Upon returning home, we had no option but to scurry over to our local theater and see if Lilo & Stitch lived up to the hype. It did. Admirably. Both times we saw it.

Lilo (Daveigh Chase), orphaned in typical Disney fashion at an early age, is a little girl with some serious antisocial behaviors and quirks. She bites the little girls in her dance class and she feeds sandwiches to fish. She currently lives with her sister Nani (Tia Carerra), but even that limited family connection of threatened by the hulking social worker Cobra Bubbles, menancingly voiced by Ving Rhames.

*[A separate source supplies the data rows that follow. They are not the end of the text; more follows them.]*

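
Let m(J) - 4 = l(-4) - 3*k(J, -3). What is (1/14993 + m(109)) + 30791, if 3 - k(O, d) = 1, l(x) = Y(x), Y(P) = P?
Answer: 461559506/14993 ≈ 30785.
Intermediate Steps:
l(x) = x
k(O, d) = 2 (k(O, d) = 3 - 1*1 = 3 - 1 = 2)
m(J) = -6 (m(J) = 4 + (-4 - 3*2) = 4 + (-4 - 6) = 4 - 10 = -6)
(1/14993 + m(109)) + 30791 = (1/14993 - 6) + 30791 = -89957/14993 + 30791 = 461559506/14993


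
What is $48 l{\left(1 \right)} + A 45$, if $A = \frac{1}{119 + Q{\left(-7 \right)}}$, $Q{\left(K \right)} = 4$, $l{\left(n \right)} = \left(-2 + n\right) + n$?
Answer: $\frac{15}{41} \approx 0.36585$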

Meanwhile, lightyears away, the evil scientist Jumba (David Odgen Stiers) has created an invulnerable, super-intelligent demolition expert called Experiment 626. The Grand Council of the Galactic Federation objects to the existance of this destructive creature, which is banished to a prison asteroid. Of course, something goes horribly wrong, resulting in the critter crash-landing in Hawaii, where he passes himself off as a dog, meets Lilo at the animal shelter and wreaks havoc pretty much everywhere.

The Federation sends Dr. Jumba and Agent Pleakley (Kevin McDonald), an environmentalist Earth expert, to retrieve Stitch, which sets in motion a complex interplay of explosions and Elvis songs that work amazingly well together.

In contrast to recent computer-generated renderings, Lilo & Stitch proves there's still magic in hand-crafted animation. And the lush watercolor backgrounds, used for the first time since Dumbo, create gorgeous Hawaiian landscapes. The soundtrack of both traditional Hawaiian music and Elvis songs, crooned by The King and others, adds to the playfulness and the suspense.

But it's the story and characters that can raise a movie to the level of "classic." Lilo & Stitch, written and directed by Dean Debrois and Chris Sanders (also the voice of Stitch), will earn that title. The main characters are emotionally involving to a degree I'd not thought possible for a six-legged, teeth-baring blue bit of evilness from outer space. By the final credits, he seemed positively cuddly.

The theme of family weaves thoughtfully throughout the film with believability -- especially for those who find certain relatives exasperating. The focus is "Ohana" -- a family in which no one gets left behind and no one is forgotten.

Between Stitch's destructive tendencies to delight the children and a tight, riveting plot for the parents, Lilo & Stitch is entertainment you won't soon forget.